[Haskell-cafe] time of day

Yitzchak Gale gale at sefer.org
Mon Dec 28 09:14:59 EST 2009


Brian Denheyer wrote:
>> What's the best way to get the year/month/day/hour/min/sec of the
>> current time ?

import Data.Time
...
  now <- getCurrentTime
  tz <- getCurrentTimeZone
  let t = utcToLocalTime tz now
      (year, month, day) = toGregorian $ localDay t
      TimeOfDay hour minute sec = localTimeOfDay t

If you need the day of week, then also:

import Data.Time.Calendar.OrdinalDate (sundayStartWeek)
...
      (_, dow) = sundayStartWeek $ localDay t -- Sunday = 0

If you need to use different time zones other than the
current local one, construct them like this:

est = TimeZone
  {timeZoneMinutes = -300,
   timeZoneSummerOnly = False,
   timeZoneName = "EST"}
edt = TimeZone
  {timeZoneMinutes = -240,
   timeZoneSummerOnly = True,
   timeZoneName = "EDT"}

>> I've become mired in confusion with Time, Data.Time,
>> DateTime and I think there is even an old-time.
>> Might be a couple of calendar libraries in there, not quite sure...

Thomas DuBuisson wrote:
> 'time' is the generally accepted package which exports the
> Data.Time you mentioned.

Yes, use that.

> 'DateTime' looks to use 'time' to provide an aledgedly simpler
> API.

I tried that once.
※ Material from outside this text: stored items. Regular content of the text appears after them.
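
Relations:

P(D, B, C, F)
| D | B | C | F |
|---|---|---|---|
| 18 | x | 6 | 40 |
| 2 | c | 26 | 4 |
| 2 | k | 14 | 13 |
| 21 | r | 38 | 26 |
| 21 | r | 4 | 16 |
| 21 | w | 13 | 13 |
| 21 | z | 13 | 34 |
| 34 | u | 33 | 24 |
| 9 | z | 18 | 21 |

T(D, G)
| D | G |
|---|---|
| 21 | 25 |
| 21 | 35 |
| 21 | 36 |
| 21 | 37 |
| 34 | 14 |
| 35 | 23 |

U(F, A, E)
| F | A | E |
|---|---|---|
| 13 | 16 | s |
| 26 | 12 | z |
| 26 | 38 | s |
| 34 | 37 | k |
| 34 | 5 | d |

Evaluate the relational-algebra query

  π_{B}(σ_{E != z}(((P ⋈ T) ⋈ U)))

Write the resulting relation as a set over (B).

P ⋈ T (natural join on D): {(21, r, 38, 26, 25), (21, r, 38, 26, 35), (21, r, 38, 26, 36), (21, r, 38, 26, 37), (21, r, 4, 16, 25), (21, r, 4, 16, 35), (21, r, 4, 16, 36), (21, r, 4, 16, 37), (21, w, 13, 13, 25), (21, w, 13, 13, 35), (21, w, 13, 13, 36), (21, w, 13, 13, 37), (21, z, 13, 34, 25), (21, z, 13, 34, 35), (21, z, 13, 34, 36), (21, z, 13, 34, 37), (34, u, 33, 24, 14)}
(P ⋈ T) ⋈ U (natural join on F): {(21, r, 38, 26, 25, 12, z), (21, r, 38, 26, 25, 38, s), (21, r, 38, 26, 35, 12, z), (21, r, 38, 26, 35, 38, s), (21, r, 38, 26, 36, 12, z), (21, r, 38, 26, 36, 38, s), (21, r, 38, 26, 37, 12, z), (21, r, 38, 26, 37, 38, s), (21, w, 13, 13, 25, 16, s), (21, w, 13, 13, 35, 16, s), (21, w, 13, 13, 36, 16, s), (21, w, 13, 13, 37, 16, s), (21, z, 13, 34, 25, 37, k), (21, z, 13, 34, 25, 5, d), (21, z, 13, 34, 35, 37, k), (21, z, 13, 34, 35, 5, d), (21, z, 13, 34, 36, 37, k), (21, z, 13, 34, 36, 5, d), (21, z, 13, 34, 37, 37, k), (21, z, 13, 34, 37, 5, d)}
Filtering on E != z leaves {(21, r, 38, 26, 25, 38, s), (21, r, 38, 26, 35, 38, s), (21, r, 38, 26, 36, 38, s), (21, r, 38, 26, 37, 38, s), (21, w, 13, 13, 25, 16, s), (21, w, 13, 13, 35, 16, s), (21, w, 13, 13, 36, 16, s), (21, w, 13, 13, 37, 16, s), (21, z, 13, 34, 25, 37, k), (21, z, 13, 34, 25, 5, d), (21, z, 13, 34, 35, 37, k), (21, z, 13, 34, 35, 5, d), (21, z, 13, 34, 36, 37, k), (21, z, 13, 34, 36, 5, d), (21, z, 13, 34, 37, 37, k), (21, z, 13, 34, 37, 5, d)}.
π[B]: project onto (B) (13 duplicate(s) eliminated) → {r, w, z}

{r, w, z}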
It is supposed to have a slightly gentler learning
curve, but in the end I think Data.Time itself is nicer.

The only reason Data.Time is a little confusing at first is because
the most useful functions are sprinkled into many different
modules in the documentation, and hidden among less useful
ones. Once you know where to look for things, it's easy.